Selon une enquête approfondie menée par Alexander Gotsev et Igor Soumenko, chercheurs chez Kaspersky Lab, le ver Stuxnet a été développé à partir d'une plateforme utilisée dès 2007 pour créer une famille de malwares spécialisés, véritables armes destinées à mener des cyberattaques. Selon eux, c'est aussi le cas du ver Duqu récemment découvert. Dans leur analyse, les chercheurs de Kaspersky détaillent les preuves montrant que les deux morceaux de logiciels malveillants ont été créés à partir d'un même noyau qu'ils appellent « tilded » (un nom inspiré par l'usage, assez répandu chez les programmeurs, du tilde et du d (~ d) au début des noms de fichiers).

Les éléments mis en avant pour démontrer le lien entre Stuxnet et Duqu semblent irréfutables. Ils avaient d'ailleurs été en partie déjà évoqués par l'entreprise de sécurité. Les deux vers sortiraient donc du même moule : les programmes présentent notamment des portions de code réparties de façon identique et exerçant des fonctions similaires. De plus, alors qu'ils analysaient le fichier d'un pilote découvert récemment sur un PC d'origine chinoise infecté par le malware Duqu, les chercheurs se sont rendus compte que ce pilote avait tout l'air d'être une version modifiée d'un fichier de pilote utilisé par Stuxnet. La version modifiée utilisait le même certificat et affichait les mêmes date et heure de signature. Ce qui, pour les chercheurs, corrobore le fait que les deux morceaux de logiciels malveillants partagent probablement des origines communes.

Des caractéristiques similaires

En explorant la base de données de l'entreprise qui répertorie les malwares connus, l'équipe a trouvé sept autres pilotes ayant des caractéristiques similaires, dont trois - rndismpc.sys, rtniczw.sys et jmidebs.sys - qu'il n'est pas encore possible d'associer à des logiciels malveillants. Ces fichiers ne peuvent pas interagir avec les versions connues de Stuxnet, si bien que les chercheurs émettent l'hypothèse que, soit ces pilotes étaient liés à une version antérieure de Duqu, soit ce sont des fragments de code appartenant à des malwares non identifiés, mais créés par la même équipe. « Entre 2007 et 2011, il y a eu un certain nombre de projets impliquant des programmes basés sur la plateforme « tilded ». Stuxnet et Duqu en sont deux émanations. Il pourrait y en avoir eu d'autres qui, pour l'instant, ne sont pas connus, » écrit Alexander Gotsev de Kaspersky Lab.
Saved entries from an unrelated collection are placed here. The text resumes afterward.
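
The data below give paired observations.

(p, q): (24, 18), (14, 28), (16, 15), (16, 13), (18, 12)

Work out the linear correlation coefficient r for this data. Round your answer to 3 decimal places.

n = 5, Σp = 88, Σq = 86, Σp² = 1608, Σq² = 1646, Σpq = 1488
nΣpq − ΣpΣq = 7440 − 7568 = -128
nΣp² − (Σp)² = 8040 − 7744 = 296; nΣq² − (Σq)² = 8230 − 7396 = 834
r = -128 / √(296 × 834) = -128 / 496.8541 ≈ -0.258

-0.258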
La preuve avancée par l'équipe de chercheur ne permet pas d'apporter une réponse certaine, mais la relation circonstancielle mise en évidence entre Stuxnet et Duqu semble maintenant plus que probable. Ce qui contredit les sceptiques qui considèrent que le lien entre les deux vers est surestimé et répond à une tendance à la mode qui consiste à associer ces malwares avec une conspiration géopolitique. Selon l'analyse des chercheurs de Kaspersky, ces logiciels malveillants ont été mis au point par une équipe unique il y a au moins quatre ans. L'évolution du malware suggère que ce développement est toujours actif et qu'il a touché ses cibles. « Soit leurs modes d'attaques n'ont pas encore été détectés, soit ces attaques n'ont pas encore été rendues publiques, » avancent les deux chercheurs.

Qui a conçu Stuxnet ?

La question à laquelle l'analyse ne peut pas répondre, c'est de savoir qui se trouve derrière le développement de Stuxnet - et probablement de Duqu aussi - largement considéré aujourd'hui comme le malware le plus puissant jamais découvert. Récemment, certains ont associé Stuxnet au ver Conficker découvert en 2008, mais leurs preuves sont moins convaincantes. L'opinion la plus répandue dans le domaine de la sécurité , c'est que le ver a été conçu par Israël avec l'aide des États-Unis, mais ce n'est qu'une spéculation. Certes, le programme nucléaire iranien a été la victime la plus évidente de Stuxnet, mais Israël et les États-Unis sont loin d'être les seuls pays ayant un intérêt à voir cet objectif entravé. Reste que « la plate-forme continue à se développer. Cela signifie une seule chose : il est probable que nous découvrions plusieurs versions modifiées de ces vers dans l'avenir, » concluent les chercheurs.